Prophetically, he added: "I hope that you will bring your son up properly and make sure he doesn't have any such involvement [with drugs]." Armed with such information, residents from each of the 80 houses in Jauncey Street felt compelled to call for the couple's removal.

"It just isn't safe for our kids to play in the street while John Bates is living here," Brian Brown, one of the petition's organisers, said yesterday.

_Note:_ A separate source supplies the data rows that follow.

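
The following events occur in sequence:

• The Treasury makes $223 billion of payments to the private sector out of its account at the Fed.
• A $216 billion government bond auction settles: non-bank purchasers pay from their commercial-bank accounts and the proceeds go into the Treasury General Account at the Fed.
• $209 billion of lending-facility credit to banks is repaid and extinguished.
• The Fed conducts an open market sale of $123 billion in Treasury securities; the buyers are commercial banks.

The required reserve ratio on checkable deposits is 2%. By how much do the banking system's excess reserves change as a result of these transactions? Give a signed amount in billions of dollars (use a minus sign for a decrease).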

"On Friday, this street was full of kids playing. But once the news came through that he was back, it became empty. No one will let their kids out. These people have tried to shoot him once and Dillon got in the way; what if they tried it again and hit one of our children?" Another of the petition's organisers, a woman who refused to be named, said copies would be sent to the police, Mrs Patel and the local Labour MP, Brian Iddon.

"We don't want to make them homeless. We just want them to accept the safe house the police have offered them," said the organiser. However, she also said she didn't want them to return.

"If they refuse to go, then we will move on to the next step - nothing violent, no bricks through windows, but a demonstration, perhaps a sit- down, in front of the house."

As police enquiries continued yesterday, the lack of an arrest was matched only by the absence of calls for calm or understanding. Inside 4 Jauncey Street is a young mother who has lost a son and whose second baby is in hospital being weaned off heroin. Meanwhile, she is fighting her own addiction with nothing more to look forward to than eviction.